If Charlotte’s development climate – and blistering apartment-construction rate – are currently a day at the beach, beware storm clouds on the horizon.
That was the message of a Bisnow panel of developers from across the residential, commercial and industrial sectors at the Duke Mansion on Thursday. A crowd of about 50 gathered to hear the six-person panel address the overall health of the Charlotte real estate market and construction industry in general.
All six speakers said they were still enjoying the growth that Charlotte’s favorable job market engendered, but agreed that rising construction and land costs are starting to put a drag on the high-flying path for buildings in the Queen City.
“There is a lot of demand, but for us – to throw sort of a wet blanket on things – there are starting to be choke points on the cost side,” said Grey Poole, a partner with Selwyn Property Group. “The cost of land is limiting us and the cost of construction is increasing. So while the opportunity is still there, you are starting to see difficulties.”
Eric Rothrock, senior director at Crescent Communities, agreed and pointed to construction costs in particular as affecting his current projects. But for Rothrock it had nothing to do with raw materials – the pain was coming from labor costs.
“Glass contractors, electricians – those are the type of contractors out there doing really well and hyper-installing right now,” Rothrock said. “The price of glass is up a bit like it is usually at this time of year but concrete is flat, others are flat. It’s the labor. I am of the opinion construction costs will correct this market.”
The other panelists agreed about commodities not being an issue. They said finding specialized labor, or sometimes even general labor, was becoming more difficult. When moderator Jeff Brown of the law firm Moore and Van Allen asked about other construction-related difficulties, several panelists spoke about struggling to keep contractors on the job after construction had begun because the workers were being offered higher rates elsewhere.
“We have done three projects in the same area about the same size over the last year and a half,” said Landon Wyatt, a partner with Childress Klein, who focused more on industrial projects. “If you say the first project was at a baseline 100 percent cost, the second about six months later rose to 105 percent and then the third, about eight months later, was at 110 percent of the first. So, it is almost nickel and diming you from all sides, no certain cost increase from one specific area but labor.”
Rothrock agreed and gave an example of how contractors were poaching subcontractors from the midst of other building sites around Mecklenburg County and the surrounding area.
“If contractor A comes and offers 10 cents a foot then contractor B comes and offers 15 cents a foot, the subcontractors are going with contractor B,” Rothrock said.
The other elephant in the room for industry insiders was the rising cost of land.
“The industrial business feels like 2007 again,” Wyatt said. “Cost of land and construction costs and the upward pressure that puts on rents is being met for the most part, but not always. We might see another recession in 2017 – but we hope it is a soft landing this time, maybe a business recession instead of a total economic recession.”

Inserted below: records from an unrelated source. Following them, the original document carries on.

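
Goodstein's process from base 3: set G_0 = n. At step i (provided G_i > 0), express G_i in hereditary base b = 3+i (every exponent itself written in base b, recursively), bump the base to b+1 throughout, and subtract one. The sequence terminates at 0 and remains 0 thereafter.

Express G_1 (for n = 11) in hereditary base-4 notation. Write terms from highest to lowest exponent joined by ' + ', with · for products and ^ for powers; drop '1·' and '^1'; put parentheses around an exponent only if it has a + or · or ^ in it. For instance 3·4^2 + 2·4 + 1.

4^2 + 1

base 3: 11 = 3^2 + 2; at 4: 4^2 + 2 = 18; next = 17
base 4: 17 = 4^2 + 1; at 5: 5^2 + 1 = 26; next = 25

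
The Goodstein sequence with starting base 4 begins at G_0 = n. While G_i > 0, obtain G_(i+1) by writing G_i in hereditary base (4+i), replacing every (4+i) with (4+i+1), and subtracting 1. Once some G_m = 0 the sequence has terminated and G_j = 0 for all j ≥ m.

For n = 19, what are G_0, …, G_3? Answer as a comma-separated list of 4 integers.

19, 27, 37, 49

i=0: 19 = 4^2 + 3 (b=4); 4→5: 5^2 + 3 = 28; 28−1 = 27
i=1: 27 = 5^2 + 2 (b=5); 5→6: 6^2 + 2 = 38; 38−1 = 37
i=2: 37 = 6^2 + 1 (b=6); 6→7: 7^2 + 1 = 50; 50−1 = 49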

Other panelists also said they were feeling the sting of land costs going up for multi-family projects.
“From the workforce housing standpoint there is really no new supply being built because of costs,” said Phil Payne, chief executive of Ginkgo Residential who specializes in workforce housing. “We can’t build workforce housing but then turn around and charge $800 or more each month for rent.”
For Steve Smith, chief operating officer of Levine Properties who focuses on multifamily projects that aren’t necessarily workforce housing, the cost of land was foremost on his mind.

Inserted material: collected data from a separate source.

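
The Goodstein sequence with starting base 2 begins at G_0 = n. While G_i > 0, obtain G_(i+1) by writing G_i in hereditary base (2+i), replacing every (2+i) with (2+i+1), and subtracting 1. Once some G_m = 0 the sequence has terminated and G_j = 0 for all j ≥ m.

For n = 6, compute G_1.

step 0: 6 = 2^2 + 2; sub 3 for 2: 3^3 + 3; = 30; G_1 = 30−1 = 29
step 1: 29 = 3^3 + 2; sub 4 for 3: 4^4 + 2; = 258; G_2 = 258−1 = 257

29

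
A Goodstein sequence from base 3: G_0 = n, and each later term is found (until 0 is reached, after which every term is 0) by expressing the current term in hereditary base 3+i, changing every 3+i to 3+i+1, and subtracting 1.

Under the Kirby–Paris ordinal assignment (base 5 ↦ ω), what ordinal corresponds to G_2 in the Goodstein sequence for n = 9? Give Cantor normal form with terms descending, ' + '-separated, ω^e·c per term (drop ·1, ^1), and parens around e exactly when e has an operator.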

“Land prices are a huge issue,” Smith said. “Our capital has been deployed throughout Uptown. In terms of land value there once was a $25,000 limit for multifamily units and we’ve seen that blown through. Now we see $30,000 and $35,000 prices for each multi-family unit.”
Poole said the real driver of land prices is not only the number of deals being made, but the frequency at which larger deals are seen in center city and elsewhere.
“Landowners see the price paid for the Walgreen’s lot on the corner and then they see their land that can hold 15 townhomes and feel it should trade for the same amount,” he said.
But after the discussion on real estate, most panelists came back around to construction cost concerns.
“Labor is so mobile now,” Smith said. He said workers stay in one location for just a few months before leaving for other markets.
Several panelists discussed various methods of attracting contractors to steadily work on their projects, but Payne took a different tack when it came to the shifting winds of the construction market labor force.
“As a workforce housing specialist, I don’t know how you get those baseline construction workers to be here when you don’t have a place to house them,” Payne said. “Workforce housing for us is focusing on people with 80 percent of the median income. If we can’t build a project and keep those rents at $800 or $850, we can’t get them – or the school teachers or police officers – to have a place to live.”
And Poole had a word of warning about the forecast for construction work and projects in general.
“What it will take to turn this around is a few deals will have to start falling through,” Poole said. “We don’t want to hear that because these are deals that have taken time and due diligence money. But as long as we keep finding ways to make deals happen contractors will keep working and going up on their rates.”